Pilati went for a more relaxed silhouette without forgetting to let go of the term "luxury," which was obvious in this collection. He specifically played around with a number of suits - paired with the same fabric, but adding a jacquard pattern to his pants that made them much more delicate. His blousons and shorts - rich in color - vamped up the Zegna gentleman. Safari jackets, oversized and lean coats, foulards tucked inside lapels, and trompe de l'oeil sleeves rolled up, were all the returning signature of Mr. Pilati.
Vibe: Parisian Streetstyle guys
Costume National tends to be the brand who can do the French casual of streetstyle pretty well. A white number ensemble with a loose shirt, intricate hat, and white boots with black belt buckles had a cool appeal to the whole look. Being easy and fly is probably the road the Costume National man prefers to take. One model wore a khaki trenchcoat with a long black/white tank top, slim black pants, and black boots. Total fresh appeal for the guy who is looking for something to be photographed by streetstyle photographers. Another shiny gold suit spoke of the man who is outspoken, but seemed a little too much for the Costume National customer. One thing we've learned from the brand is that extremely French casual is all in the details.
Vibe: Skater Boys Gone to Fashion Week
It's going to be three seasons since Ms. Sander's has taken over her own namesake label. She perfectly has kept her title reigning as the "Queen of Clean," making the most minimal of things stand out. Minimal is something extremely hard to achieve in fashion, but Jil Sander has never had a problem hypnotizing us with her designs. Yes, the looks may be somewhat too simple, but that's what minimal is, and Sander's seems to have added a magic potion to her designs that attract us what so ever. Her spring 2014 menswear collection was yet another additional reigning point to her title.
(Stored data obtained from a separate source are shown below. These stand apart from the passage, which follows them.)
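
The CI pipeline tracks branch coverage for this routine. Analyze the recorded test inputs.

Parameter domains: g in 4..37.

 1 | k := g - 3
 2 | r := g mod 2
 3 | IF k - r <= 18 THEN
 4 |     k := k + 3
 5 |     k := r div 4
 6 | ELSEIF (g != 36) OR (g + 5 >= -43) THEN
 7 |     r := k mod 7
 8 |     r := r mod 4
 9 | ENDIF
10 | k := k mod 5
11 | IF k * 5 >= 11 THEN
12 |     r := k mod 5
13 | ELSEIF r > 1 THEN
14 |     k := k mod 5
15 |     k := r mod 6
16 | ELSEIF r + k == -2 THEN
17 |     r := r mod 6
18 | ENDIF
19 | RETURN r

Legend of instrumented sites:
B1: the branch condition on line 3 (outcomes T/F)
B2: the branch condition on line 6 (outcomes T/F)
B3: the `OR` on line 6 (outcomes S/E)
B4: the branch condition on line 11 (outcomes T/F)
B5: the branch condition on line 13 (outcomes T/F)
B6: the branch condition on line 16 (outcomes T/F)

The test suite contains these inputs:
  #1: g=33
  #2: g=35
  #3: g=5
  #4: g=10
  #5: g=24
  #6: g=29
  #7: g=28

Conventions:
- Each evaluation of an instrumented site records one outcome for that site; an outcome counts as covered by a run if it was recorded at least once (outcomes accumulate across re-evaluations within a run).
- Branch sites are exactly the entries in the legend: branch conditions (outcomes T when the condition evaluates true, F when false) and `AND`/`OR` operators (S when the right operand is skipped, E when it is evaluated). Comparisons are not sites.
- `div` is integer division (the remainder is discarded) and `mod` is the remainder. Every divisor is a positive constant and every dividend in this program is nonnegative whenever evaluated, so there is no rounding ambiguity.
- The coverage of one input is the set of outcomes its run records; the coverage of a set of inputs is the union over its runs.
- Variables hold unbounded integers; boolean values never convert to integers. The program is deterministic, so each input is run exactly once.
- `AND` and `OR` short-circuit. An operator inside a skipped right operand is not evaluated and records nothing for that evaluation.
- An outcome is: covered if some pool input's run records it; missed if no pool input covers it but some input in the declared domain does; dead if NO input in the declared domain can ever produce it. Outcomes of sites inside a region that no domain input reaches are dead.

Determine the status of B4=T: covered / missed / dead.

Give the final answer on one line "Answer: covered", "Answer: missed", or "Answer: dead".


no pool input records B4=T
but domain input (g=22) does record it -> reachable, so missed
Answer: missed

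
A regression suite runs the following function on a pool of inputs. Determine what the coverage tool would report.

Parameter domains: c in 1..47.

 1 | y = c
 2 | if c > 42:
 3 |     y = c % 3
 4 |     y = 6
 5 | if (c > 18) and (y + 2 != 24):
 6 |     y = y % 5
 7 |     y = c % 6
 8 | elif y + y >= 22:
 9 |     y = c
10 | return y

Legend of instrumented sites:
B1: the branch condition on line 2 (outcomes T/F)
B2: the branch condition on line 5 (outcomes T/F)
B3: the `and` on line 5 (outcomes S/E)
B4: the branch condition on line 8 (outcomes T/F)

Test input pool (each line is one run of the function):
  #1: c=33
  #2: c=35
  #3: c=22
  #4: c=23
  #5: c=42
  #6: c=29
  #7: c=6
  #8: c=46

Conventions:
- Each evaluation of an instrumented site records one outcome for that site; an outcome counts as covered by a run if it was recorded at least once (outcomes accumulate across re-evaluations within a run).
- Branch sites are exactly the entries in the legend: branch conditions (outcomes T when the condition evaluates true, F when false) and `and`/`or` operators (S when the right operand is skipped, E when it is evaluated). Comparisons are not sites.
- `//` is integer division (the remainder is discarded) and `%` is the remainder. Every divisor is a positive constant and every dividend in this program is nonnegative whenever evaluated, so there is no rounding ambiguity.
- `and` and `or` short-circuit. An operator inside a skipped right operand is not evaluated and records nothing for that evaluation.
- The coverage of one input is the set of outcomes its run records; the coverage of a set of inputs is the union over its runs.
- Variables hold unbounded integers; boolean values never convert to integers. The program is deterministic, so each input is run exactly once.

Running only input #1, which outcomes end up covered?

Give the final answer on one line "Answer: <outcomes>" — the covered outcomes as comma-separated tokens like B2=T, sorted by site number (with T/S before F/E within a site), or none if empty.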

Her slim-fitted pants - trimmed shortly above the ankle with oversized cuffs - were razor sharp clean. She added some glossy suits that would look perfect in her style or with any other look. Light patterned cardigans were brushed perfectly to keep things minimal. Oversized shorts - in neutral colors and prints with exaggerated cuffs - were interesting to watch. The most surprising of all were her print ensembles, which at one point created doubt. But if you thought about separating them, and incorporating only one of the suit jackets or pants with another one of your own outfits, they would be the perfect execution. Seems Jil Sander didn't loose her crown after all.
Vibe: Leather Bondage
Les Hommes (The Men) played a fair game at its spring 2014 menswear collection. If anything you should be familiar with this brand, it should be their suits - trendy with its slim silhouettes, well crafted, and luxurious. Leather played an important factor in this collection. Their color-blocked leather shirts looked casually luxurious when layered under suits. Liked it or not, it was somehow doubtful to give the answer. And if these particular looks were questionable, their suits were no doubt the star of the night. The manner in which one suit was designed in leather sleeves was a favorite to have tried on. The structure and design in which most of the suits were made called for an evening celebration. Why? Because you want to be the well dressed gentleman of the night. Some prints - especially in suits - were pleasing to have seen.
Vibe: The Guy in the Coolest Jacket
What Neil Barrett didn't do so good from the waist down, he did from the waist up. His spring 2014 menswear collection of outerwear was everything here. Leather jackets - in special patterns, stripes, and checker boards - were a must have for any season. Sure, its a spring collection, but Mr. Barrett's jacket said something else: your next most timeless piece of outerwear you should invest in. His other sweaters and knits were one's to also pile in your wardrobe. As far as mastering goes, he excels in outerwear.